Security forces immediately launched an operation to search for Mewis, forming a team comprising forces from the intelligence service and criminal police personnel to investigate the case.
"Efforts are under way to uncover the location of the German citizen and to secure her release," said Interior Ministry spokesman Maj. Gen. Saad Maan.
"The issue is receiving much attention," he said, noting that Interior Minister Othman al-Ghanimi has directed security forces to intensify search operations.
The German Foreign Ministry on Tuesday said that a crisis team had been set up following the incident.
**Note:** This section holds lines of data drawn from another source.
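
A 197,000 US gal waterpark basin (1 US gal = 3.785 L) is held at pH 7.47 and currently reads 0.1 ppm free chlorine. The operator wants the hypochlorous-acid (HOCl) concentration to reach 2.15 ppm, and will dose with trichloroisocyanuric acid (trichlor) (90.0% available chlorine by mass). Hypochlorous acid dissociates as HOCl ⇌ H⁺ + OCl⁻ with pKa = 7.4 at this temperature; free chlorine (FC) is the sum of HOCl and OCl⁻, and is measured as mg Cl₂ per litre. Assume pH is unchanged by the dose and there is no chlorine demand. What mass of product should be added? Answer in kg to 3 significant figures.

3.79 kg

Volume: 197,000 US gal × 3.785 L/gal = 745,645 L.
[OCl⁻]/[HOCl] = 10^(pH − pKa) = 10^(7.47 − 7.4) = 1.175; fraction as HOCl = 1/(1 + 1.175) = 0.4598.
Free chlorine required for 2.15 ppm HOCl: 2.15 / 0.4598 = 4.676 ppm.
FC to add: 4.676 − 0.1 = 4.576 mg/L as Cl₂.
Cl₂ equivalent: 4.576 mg/L × 745,645 L = 3412 g.
Product at 90.0% available Cl: 3412 / 0.9 = 3791 g.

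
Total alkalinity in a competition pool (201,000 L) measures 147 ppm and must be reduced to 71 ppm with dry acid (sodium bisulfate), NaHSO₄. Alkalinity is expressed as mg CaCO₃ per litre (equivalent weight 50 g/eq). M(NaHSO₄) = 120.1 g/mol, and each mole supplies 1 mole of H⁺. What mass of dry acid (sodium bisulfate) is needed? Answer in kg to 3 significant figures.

Alkalinity to neutralize: (147 − 71) = 76 mg/L as CaCO₃ × 201,000 L = 15,280 g as CaCO₃.
Equivalents of H⁺ required: 15,280 ÷ 50 g/eq = 305.5 eq = 305.5 mol NaHSO₄.
Mass of NaHSO₄: 305.5 × 120.1 = 36,690 g.

36.7 kg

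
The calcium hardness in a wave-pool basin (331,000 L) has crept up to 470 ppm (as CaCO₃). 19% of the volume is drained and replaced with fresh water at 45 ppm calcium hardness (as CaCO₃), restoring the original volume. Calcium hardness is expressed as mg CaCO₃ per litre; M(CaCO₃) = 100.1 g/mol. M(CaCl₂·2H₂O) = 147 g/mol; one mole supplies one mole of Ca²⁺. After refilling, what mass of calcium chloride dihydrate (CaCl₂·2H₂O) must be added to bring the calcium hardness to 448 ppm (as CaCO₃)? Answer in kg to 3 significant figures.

28.6 kg

After draining 19% and refilling: 470 × 0.81 + 45 × 0.19 = 389.25 ppm.
Deficit to target: 448 − 389.25 = 58.75 mg/L.
As CaCO₃: 58.75 mg/L × 331,000 L = 19,450 g; ÷ 100.1 = 194.3 mol Ca²⁺.
Mass: 194.3 × 147 = 28,560 g.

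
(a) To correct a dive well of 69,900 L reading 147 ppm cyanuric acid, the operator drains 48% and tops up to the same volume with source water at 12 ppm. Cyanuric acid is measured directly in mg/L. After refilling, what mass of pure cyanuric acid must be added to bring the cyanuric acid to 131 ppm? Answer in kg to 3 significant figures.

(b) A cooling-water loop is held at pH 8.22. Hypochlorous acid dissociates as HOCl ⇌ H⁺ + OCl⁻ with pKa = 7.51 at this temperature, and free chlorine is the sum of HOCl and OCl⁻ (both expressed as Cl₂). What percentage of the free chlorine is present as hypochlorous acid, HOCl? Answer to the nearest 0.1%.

(a) After draining 48% and refilling: 147 × 0.52 + 12 × 0.48 = 82.2 ppm.
(a) Deficit to target: 131 − 82.2 = 48.8 mg/L.
(a) Mass: 48.8 mg/L × 69,900 L = 3411 g cyanuric acid.

(b) [OCl⁻]/[HOCl] = 10^(pH − pKa) = 10^(8.22 − 7.51) = 10^0.71 = 5.129.
(b) Fraction as HOCl = 1 / (1 + 5.129) = 0.1632.

(a) 3.41 kg; (b) 16.3%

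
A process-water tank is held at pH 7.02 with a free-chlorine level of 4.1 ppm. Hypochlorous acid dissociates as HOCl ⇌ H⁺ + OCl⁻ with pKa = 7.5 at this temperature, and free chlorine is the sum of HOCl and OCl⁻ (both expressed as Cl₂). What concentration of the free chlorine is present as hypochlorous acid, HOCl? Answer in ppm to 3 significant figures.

[OCl⁻]/[HOCl] = 10^(pH − pKa) = 10^(7.02 − 7.5) = 10^-0.48 = 0.3311.
Fraction as HOCl = 1 / (1 + 0.3311) = 0.7512.
HOCl = 0.7512 × 4.1 ppm = 3.08 ppm.

3.08 ppm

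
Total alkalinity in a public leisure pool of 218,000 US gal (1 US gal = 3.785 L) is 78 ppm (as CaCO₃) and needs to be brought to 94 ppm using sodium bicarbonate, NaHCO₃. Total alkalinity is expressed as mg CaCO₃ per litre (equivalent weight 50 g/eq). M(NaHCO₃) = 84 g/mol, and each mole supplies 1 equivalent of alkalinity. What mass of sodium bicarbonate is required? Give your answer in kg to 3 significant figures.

22.2 kg

Volume: 218,000 US gal × 3.785 L/gal = 825,130 L.
Alkalinity to add: (94 − 78) = 16 mg/L as CaCO₃ × 825,130 L = 13,200 g as CaCO₃.
Equivalents: 13,200 g ÷ 50 g/eq = 264 eq.
NaHCO₃ supplies 1 eq per mole → 264 mol.
Mass: 264 mol × 84 g/mol = 22,180 g.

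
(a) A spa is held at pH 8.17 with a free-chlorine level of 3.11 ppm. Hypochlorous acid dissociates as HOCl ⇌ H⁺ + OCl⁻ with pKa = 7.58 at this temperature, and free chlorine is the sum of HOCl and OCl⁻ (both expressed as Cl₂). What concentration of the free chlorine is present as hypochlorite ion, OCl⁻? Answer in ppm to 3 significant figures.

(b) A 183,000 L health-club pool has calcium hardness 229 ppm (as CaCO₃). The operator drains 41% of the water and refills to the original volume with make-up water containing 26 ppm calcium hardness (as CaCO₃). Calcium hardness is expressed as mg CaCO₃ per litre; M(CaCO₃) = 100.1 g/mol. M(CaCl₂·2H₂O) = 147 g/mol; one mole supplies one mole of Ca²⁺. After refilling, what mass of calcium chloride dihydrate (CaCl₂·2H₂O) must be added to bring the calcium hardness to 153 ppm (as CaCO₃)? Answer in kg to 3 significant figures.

(a) 2.47 ppm; (b) 1.94 kg

(a) [OCl⁻]/[HOCl] = 10^(pH − pKa) = 10^(8.17 − 7.58) = 10^0.59 = 3.89.
(a) Fraction as HOCl = 1 / (1 + 3.89) = 0.2045.
(a) OCl⁻ = (1 − 0.2045) × 3.11 ppm = 2.474 ppm.

(b) After draining 41% and refilling: 229 × 0.59 + 26 × 0.41 = 145.77 ppm.
(b) Deficit to target: 153 − 145.77 = 7.23 mg/L.
(b) As CaCO₃: 7.23 mg/L × 183,000 L = 1323 g; ÷ 100.1 = 13.22 mol Ca²⁺.
(b) Mass: 13.22 × 147 = 1943 g.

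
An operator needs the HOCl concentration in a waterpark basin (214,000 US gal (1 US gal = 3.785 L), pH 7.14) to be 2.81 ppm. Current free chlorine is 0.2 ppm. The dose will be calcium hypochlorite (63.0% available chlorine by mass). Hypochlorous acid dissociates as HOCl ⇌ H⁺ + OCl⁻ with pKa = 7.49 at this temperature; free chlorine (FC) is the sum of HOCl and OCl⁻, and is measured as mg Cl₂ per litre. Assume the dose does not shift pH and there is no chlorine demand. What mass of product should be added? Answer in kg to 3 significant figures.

Volume: 214,000 US gal × 3.785 L/gal = 809,990 L.
[OCl⁻]/[HOCl] = 10^(pH − pKa) = 10^(7.14 − 7.49) = 0.4467; fraction as HOCl = 1/(1 + 0.4467) = 0.6912.
Free chlorine required for 2.81 ppm HOCl: 2.81 / 0.6912 = 4.065 ppm.
FC to add: 4.065 − 0.2 = 3.865 mg/L as Cl₂.
Cl₂ equivalent: 3.865 mg/L × 809,990 L = 3131 g.
Product at 63.0% available Cl: 3131 / 0.63 = 4969 g.

4.97 kg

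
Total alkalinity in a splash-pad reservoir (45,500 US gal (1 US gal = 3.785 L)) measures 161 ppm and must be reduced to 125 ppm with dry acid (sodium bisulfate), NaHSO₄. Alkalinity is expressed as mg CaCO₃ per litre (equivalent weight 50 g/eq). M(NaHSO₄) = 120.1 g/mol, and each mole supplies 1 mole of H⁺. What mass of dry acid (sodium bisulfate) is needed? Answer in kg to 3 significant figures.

14.9 kg

Volume: 45,500 US gal × 3.785 L/gal = 172,218 L.
Alkalinity to neutralize: (161 − 125) = 36 mg/L as CaCO₃ × 172,218 L = 6200 g as CaCO₃.
Equivalents of H⁺ required: 6200 ÷ 50 g/eq = 124 eq = 124 mol NaHSO₄.
Mass of NaHSO₄: 124 × 120.1 = 14,890 g.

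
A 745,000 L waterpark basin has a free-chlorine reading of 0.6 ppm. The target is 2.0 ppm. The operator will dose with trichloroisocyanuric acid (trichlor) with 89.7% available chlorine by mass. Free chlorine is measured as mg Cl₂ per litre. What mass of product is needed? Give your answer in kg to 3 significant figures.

1.16 kg

Chlorine deficit: 2.0 − 0.6 = 1.4 ppm = 1.4 mg/L as Cl₂.
Cl₂ equivalent needed: 1.4 mg/L × 745,000 L = 1,043,000 mg = 1043 g.
Product at 89.7% available chlorine: 1043 / 0.897 = 1163 g.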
"The authorities should find out the activist’s fate, apprehend the perpetrators, and prosecute them for this reprehensible act," said Ghazi Faisal Hussein, an adviser to the Iraqi Centre for Strategic Studies.
Such "cowardly acts" should not be tolerated, he told Diyaruna, calling for a transparent investigation.
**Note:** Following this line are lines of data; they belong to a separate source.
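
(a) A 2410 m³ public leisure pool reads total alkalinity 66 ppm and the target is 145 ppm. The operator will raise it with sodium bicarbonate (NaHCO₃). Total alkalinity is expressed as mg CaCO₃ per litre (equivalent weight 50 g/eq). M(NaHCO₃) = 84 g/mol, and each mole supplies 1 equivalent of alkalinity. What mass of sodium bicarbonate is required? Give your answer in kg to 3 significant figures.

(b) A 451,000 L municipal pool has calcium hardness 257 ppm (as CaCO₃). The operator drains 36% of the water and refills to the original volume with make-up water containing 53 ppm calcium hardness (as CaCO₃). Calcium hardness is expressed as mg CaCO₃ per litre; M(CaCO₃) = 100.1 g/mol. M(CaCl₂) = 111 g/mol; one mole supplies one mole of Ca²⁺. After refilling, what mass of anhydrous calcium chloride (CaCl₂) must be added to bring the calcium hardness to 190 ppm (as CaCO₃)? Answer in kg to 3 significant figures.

(a) 320 kg; (b) 3.22 kg

(a) Volume: 2410 m³ = 2,410,000 L.
(a) Alkalinity to add: (145 − 66) = 79 mg/L as CaCO₃ × 2,410,000 L = 190,400 g as CaCO₃.
(a) Equivalents: 190,400 g ÷ 50 g/eq = 3808 eq.
(a) NaHCO₃ supplies 1 eq per mole → 3808 mol.
(a) Mass: 3808 mol × 84 g/mol = 319,900 g.

(b) After draining 36% and refilling: 257 × 0.64 + 53 × 0.36 = 183.56 ppm.
(b) Deficit to target: 190 − 183.56 = 6.44 mg/L.
(b) As CaCO₃: 6.44 mg/L × 451,000 L = 2904 g; ÷ 100.1 = 29.02 mol Ca²⁺.
(b) Mass: 29.02 × 111 = 3221 g.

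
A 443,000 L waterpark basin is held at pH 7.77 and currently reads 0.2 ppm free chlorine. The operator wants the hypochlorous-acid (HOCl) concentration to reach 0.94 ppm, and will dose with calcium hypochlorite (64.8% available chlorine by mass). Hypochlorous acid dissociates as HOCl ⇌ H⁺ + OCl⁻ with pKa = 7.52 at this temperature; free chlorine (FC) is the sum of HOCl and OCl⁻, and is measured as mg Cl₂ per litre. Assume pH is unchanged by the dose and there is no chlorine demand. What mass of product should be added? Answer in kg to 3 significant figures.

[OCl⁻]/[HOCl] = 10^(pH − pKa) = 10^(7.77 − 7.52) = 1.778; fraction as HOCl = 1/(1 + 1.778) = 0.3599.
Free chlorine required for 0.94 ppm HOCl: 0.94 / 0.3599 = 2.612 ppm.
FC to add: 2.612 − 0.2 = 2.412 mg/L as Cl₂.
Cl₂ equivalent: 2.412 mg/L × 443,000 L = 1068 g.
Product at 64.8% available Cl: 1068 / 0.648 = 1649 g.

1.65 kg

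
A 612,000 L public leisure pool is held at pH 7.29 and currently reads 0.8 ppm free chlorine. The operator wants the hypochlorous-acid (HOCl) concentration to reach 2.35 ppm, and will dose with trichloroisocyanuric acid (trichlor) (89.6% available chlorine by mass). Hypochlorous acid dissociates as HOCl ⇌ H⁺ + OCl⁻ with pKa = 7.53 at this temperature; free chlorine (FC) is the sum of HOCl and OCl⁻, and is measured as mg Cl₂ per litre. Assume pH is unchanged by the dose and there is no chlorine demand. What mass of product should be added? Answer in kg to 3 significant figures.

1.98 kg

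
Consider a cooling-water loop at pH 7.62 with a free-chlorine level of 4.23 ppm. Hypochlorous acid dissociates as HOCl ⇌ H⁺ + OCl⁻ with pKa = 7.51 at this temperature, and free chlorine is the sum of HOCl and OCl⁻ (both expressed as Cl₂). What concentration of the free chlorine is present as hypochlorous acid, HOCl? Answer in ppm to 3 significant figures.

[OCl⁻]/[HOCl] = 10^(pH − pKa) = 10^(7.62 − 7.51) = 10^0.11 = 1.288.
Fraction as HOCl = 1 / (1 + 1.288) = 0.437.
HOCl = 0.437 × 4.23 ppm = 1.849 ppm.

1.85 ppm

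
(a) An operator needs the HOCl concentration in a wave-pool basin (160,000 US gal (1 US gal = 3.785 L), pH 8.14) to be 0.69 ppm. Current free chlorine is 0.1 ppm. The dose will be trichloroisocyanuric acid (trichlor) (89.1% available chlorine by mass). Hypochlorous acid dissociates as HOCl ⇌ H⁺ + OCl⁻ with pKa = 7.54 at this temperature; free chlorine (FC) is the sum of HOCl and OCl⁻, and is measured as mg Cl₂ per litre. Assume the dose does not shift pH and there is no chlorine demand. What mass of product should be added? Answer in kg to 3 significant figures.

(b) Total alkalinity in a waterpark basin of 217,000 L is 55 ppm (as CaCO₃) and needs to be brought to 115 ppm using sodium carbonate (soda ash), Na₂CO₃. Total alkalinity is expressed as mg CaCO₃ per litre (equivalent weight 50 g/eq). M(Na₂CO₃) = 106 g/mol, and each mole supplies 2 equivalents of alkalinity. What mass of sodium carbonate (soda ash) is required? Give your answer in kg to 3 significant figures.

(a) 2.27 kg; (b) 13.8 kg

(a) Volume: 160,000 US gal × 3.785 L/gal = 605,600 L.
(a) [OCl⁻]/[HOCl] = 10^(pH − pKa) = 10^(8.14 − 7.54) = 3.981; fraction as HOCl = 1/(1 + 3.981) = 0.2008.
(a) Free chlorine required for 0.69 ppm HOCl: 0.69 / 0.2008 = 3.437 ppm.
(a) FC to add: 3.437 − 0.1 = 3.337 mg/L as Cl₂.
(a) Cl₂ equivalent: 3.337 mg/L × 605,600 L = 2021 g.
(a) Product at 89.1% available Cl: 2021 / 0.891 = 2268 g.

(b) Alkalinity to add: (115 − 55) = 60 mg/L as CaCO₃ × 217,000 L = 13,020 g as CaCO₃.
(b) Equivalents: 13,020 g ÷ 50 g/eq = 260.4 eq.
(b) Each mole of Na₂CO₃ supplies 2 eq, so 260.4 / 2 = 130.2 mol.
(b) Mass: 130.2 mol × 106 g/mol = 13,800 g.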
"We are facing serious crimes that threaten national security," he said, adding that those responsible for such crimes are challenging the rule of law.
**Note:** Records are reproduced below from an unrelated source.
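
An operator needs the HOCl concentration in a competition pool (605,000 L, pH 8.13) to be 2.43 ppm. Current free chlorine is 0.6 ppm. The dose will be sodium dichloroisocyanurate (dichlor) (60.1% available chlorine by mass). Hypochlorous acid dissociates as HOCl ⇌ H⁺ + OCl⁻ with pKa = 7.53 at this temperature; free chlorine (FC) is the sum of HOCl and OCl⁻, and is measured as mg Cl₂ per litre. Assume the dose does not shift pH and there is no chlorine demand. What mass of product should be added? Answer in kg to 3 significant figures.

11.6 kg

[OCl⁻]/[HOCl] = 10^(pH − pKa) = 10^(8.13 − 7.53) = 3.981; fraction as HOCl = 1/(1 + 3.981) = 0.2008.
Free chlorine required for 2.43 ppm HOCl: 2.43 / 0.2008 = 12.1 ppm.
FC to add: 12.1 − 0.6 = 11.5 mg/L as Cl₂.
Cl₂ equivalent: 11.5 mg/L × 605,000 L = 6960 g.
Product at 60.1% available Cl: 6960 / 0.601 = 11,580 g.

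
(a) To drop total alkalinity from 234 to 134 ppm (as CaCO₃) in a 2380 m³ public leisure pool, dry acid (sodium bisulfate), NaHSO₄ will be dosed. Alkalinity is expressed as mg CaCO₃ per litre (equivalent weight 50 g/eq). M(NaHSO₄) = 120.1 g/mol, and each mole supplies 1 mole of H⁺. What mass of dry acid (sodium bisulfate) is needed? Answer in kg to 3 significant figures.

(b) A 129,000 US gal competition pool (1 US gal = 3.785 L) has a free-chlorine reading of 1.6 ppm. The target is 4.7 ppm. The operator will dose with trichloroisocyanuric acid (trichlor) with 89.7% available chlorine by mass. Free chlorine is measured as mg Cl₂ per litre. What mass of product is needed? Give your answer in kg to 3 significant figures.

(a) 572 kg; (b) 1.69 kg

(a) Volume: 2380 m³ = 2,380,000 L.
(a) Alkalinity to neutralize: (234 − 134) = 100 mg/L as CaCO₃ × 2,380,000 L = 238,000 g as CaCO₃.
(a) Equivalents of H⁺ required: 238,000 ÷ 50 g/eq = 4760 eq = 4760 mol NaHSO₄.
(a) Mass of NaHSO₄: 4760 × 120.1 = 571,700 g.

(b) Volume: 129,000 US gal × 3.785 L/gal = 488,265 L.
(b) Chlorine deficit: 4.7 − 1.6 = 3.1 ppm = 3.1 mg/L as Cl₂.
(b) Cl₂ equivalent needed: 3.1 mg/L × 488,265 L = 1,514,000 mg = 1514 g.
(b) Product at 89.7% available chlorine: 1514 / 0.897 = 1687 g.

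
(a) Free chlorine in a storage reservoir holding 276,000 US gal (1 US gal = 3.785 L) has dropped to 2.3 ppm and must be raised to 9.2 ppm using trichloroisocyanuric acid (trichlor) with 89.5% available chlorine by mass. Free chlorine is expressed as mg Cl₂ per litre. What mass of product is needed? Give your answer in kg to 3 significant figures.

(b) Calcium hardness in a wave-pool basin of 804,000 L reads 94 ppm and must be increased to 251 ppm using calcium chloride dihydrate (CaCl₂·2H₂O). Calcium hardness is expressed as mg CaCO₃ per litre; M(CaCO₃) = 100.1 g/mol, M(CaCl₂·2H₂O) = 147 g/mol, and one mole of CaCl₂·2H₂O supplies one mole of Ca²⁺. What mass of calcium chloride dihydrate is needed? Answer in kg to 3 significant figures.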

Their goal seems to be to spread chaos and push Iraq towards a breakdown, detract from the prestige of state institutions and present it as unable to provide protection to its citizens, residents and foreign interests, he said.
Abductions of foreigners
It is most likely that Iran-aligned militias are behind the German citizen’s kidnapping, military expert Jalil Khalaf told Diyaruna.
These militias have been widely blamed for a spate of kidnappings and assassinations in Iraq since popular protests broke out late last year, he said.
Around 550 people have died in protest-related violence, including two dozen activists who were shot dead by unidentified men, usually on motorcycles.
Dozens more were kidnapped, some of whom were later released near their homes. The whereabouts of others remain unknown.
Amnesty International has slammed the incidents as "a growing lethal campaign of harassment, intimidation, abductions and deliberate killings of activists and protesters".
This year has seen a worrying spike in abductions of foreigners.
On New Year's Eve, two French freelance journalists were taken hostage for 36 hours and three French NGO workers were held for two months.
These "dark agents" seek to harm Iraq’s reputation, isolate it from the international community and tarnish its reputation, by signaling that Iraq remains an "unsafe and dangerous environment", Khalaf said.
'Message of intimidation'
"This is a message of intimidation to investors, businessmen and to those who work at humanitarian organisations and international support missions," Khalaf said.
There can be no stability, progress or prosperity "as long as these groups see themselves free from accountability and able to escape punishment", he added.
"We want the government to use all of its powers to search for Mewis and bring her back safely to her family, friends and loved ones, and to hold the kidnappers accountable," he said.
"Mewis is a friend of Iraq who loves the country’s heritage and culture, evidenced by her having lived in Baghdad for several years and helped train Iraqi youths in the arts," he added.
Since the kidnapping, social media has been flooded with posts by Iraqi activists calling for her release, under the hashtag #free_hellamewis.